Entscheidungsstichwort (Thema)

sozialrechtliches Verwaltungsverfahren. Rücknahme eines Verwaltungsaktes gem § 44 SGB 10. gesetzliche Unfallversicherung. Arbeitsunfall. innerer Zusammenhang. gemischte Tätigkeit. selbstgeschaffene Gefahr. Offensichtliche Unrichtigkeit. Wesentliche Ursache

 

Orientierungssatz

1. Einem Anspruch auf Bescheidrücknahme nach § 44 SGB 10 steht weder die Bestätigung des Ursprungsbescheids durch rechtskräftige Gerichtsurteile entgegen noch der Umstand, dass der Bescheid vor Inkrafttreten des SGB 10 ergangen ist.

2. Zu den Voraussetzungen des Versicherungsschutzes bei "gemischter Tätigkeit" und der Rechtsfigur der "selbstgeschaffenen Gefahr".

 

Normenkette

SGB VII § 8 Abs. 1, §§ 56, 212, 214 Abs. 3; SGB X § 44 Abs. 1 S. 1, Abs. 4 S. 1; RVO § 542 Abs. 1, § 548 Abs. 1, § 627

 

Tenor

I. Auf die Berufung des Klägers wird der Gerichtsbescheid des Sozialgerichts Regensburg vom 13.11.2003 aufgehoben.

II. Die Beklagte wird unter Aufhebung des Bescheids vom 29.10.2002 in der Fassung des Widerspruchsbescheids vom 17.03.2004 verurteilt, ihren Bescheid vom 20.07.1951 zurückzunehmen und das Ereignis vom 25.01.1951 als Arbeitsunfall anzuerkennen und ab 01.01.1998 die gesetzlichen Leistungen zu gewähren.

III. Die Beklagte hat dem Kläger die außergerichtlichen Kosten beider Rechtszüge zu erstatten.

IV. Die Revision wird nicht zugelassen.

 

Tatbestand

Zwischen den Beteiligten ist streitig, ob die Beklagte ihren Bescheid vom 20.07.1951 zurückzunehmen und den Unfall des Klägers vom 25.01.1951 als Arbeitsunfall zu entschädigen hat.

Der 1929 geborene Kläger war 1951 in einer Maschinenfabrik als Dreher beschäftigt.
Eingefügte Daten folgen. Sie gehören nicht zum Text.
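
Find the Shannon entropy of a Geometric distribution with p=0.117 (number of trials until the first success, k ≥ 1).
3.0847 nats

We have X ~ Geometric(p=0.117) (number of trials until the first success, k ≥ 1).

The Shannon entropy measures the uncertainty or information content of the distribution.

For a Geometric distribution with p=0.117 (number of trials until the first success, k ≥ 1):
H(X) = 3.0847 nats

(In bits, this would be 4.4502 bits.)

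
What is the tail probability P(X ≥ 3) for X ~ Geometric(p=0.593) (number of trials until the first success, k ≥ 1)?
0.165649

We have X ~ Geometric(p=0.593) (number of trials until the first success, k ≥ 1).

For discrete distributions, P(X ≥ 3) = 1 - P(X ≤ 2).

P(X ≤ 2) = 0.834351
P(X ≥ 3) = 1 - 0.834351 = 0.165649

So there's approximately a 16.6% chance that X is at least 3.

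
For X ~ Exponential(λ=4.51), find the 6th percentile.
0.0137

We have X ~ Exponential(λ=4.51).

We want to find x such that P(X ≤ x) = 0.06.

This is the 6th percentile, which means 6% of values fall below this point.

Using the inverse CDF (quantile function):
x = F⁻¹(0.06) = 0.0137

Verification: P(X ≤ 0.0137) = 0.06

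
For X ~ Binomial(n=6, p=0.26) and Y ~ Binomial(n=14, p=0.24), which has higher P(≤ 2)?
X has higher probability (P(X ≤ 2) = 0.8144 > P(Y ≤ 2) = 0.3109)

Compute P(≤ 2) for each distribution:

X ~ Binomial(n=6, p=0.26):
P(X ≤ 2) = 0.8144

Y ~ Binomial(n=14, p=0.24):
P(Y ≤ 2) = 0.3109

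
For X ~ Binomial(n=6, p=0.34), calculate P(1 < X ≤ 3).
0.555017

We have X ~ Binomial(n=6, p=0.34).

To find P(1 < X ≤ 3), we use:
P(1 < X ≤ 3) = P(X ≤ 3) - P(X ≤ 1)
                 = F(3) - F(1)
                 = 0.893147 - 0.338130
                 = 0.555017

So there's approximately a 55.5% chance that X falls in this range.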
Am 25.01.1951 erkundigte er sich zu Beginn seiner Arbeitsschicht bei seinem Arbeitskollegen A. S., wie bestimmte Werkstücke gefertigt werden sollten. Während er mit S. sprach, griff er in seine rechte Hosentasche, um ein Taschentuch herauszuholen. Dabei zog er eine Spritzdose mit Blitzlichtpulver, welches er als leidenschaftlicher Fotograf bei sich hatte, versehentlich mit heraus. In diesem Moment sprang von dem Schleifband, an dem S. arbeitete, ein Funken auf das Taschentuch und entzündete das Blitzlichtpulver. Dabei kam es zu einer heftigen Explosion, durch die der Kläger erheblich an der rechten Hand verletzt wurde. So schilderte der Kläger den Unfallablauf bei seiner Vernehmung vor dem Stadtrat W. am 12.07.1951. Der vom Kläger angesprochene Mitarbeiter S. bestätigte den Hergang bei seiner Einvernahme am 13.07.1951. Er fügte hinzu, bevor er dem Kläger etwas habe sagen können, sei es mit einem starken Knall zu der Explosion gekommen. Erst später habe er erfahren, dass der Kläger an diesem Tag Blitzlichtpulver dabei gehabt habe.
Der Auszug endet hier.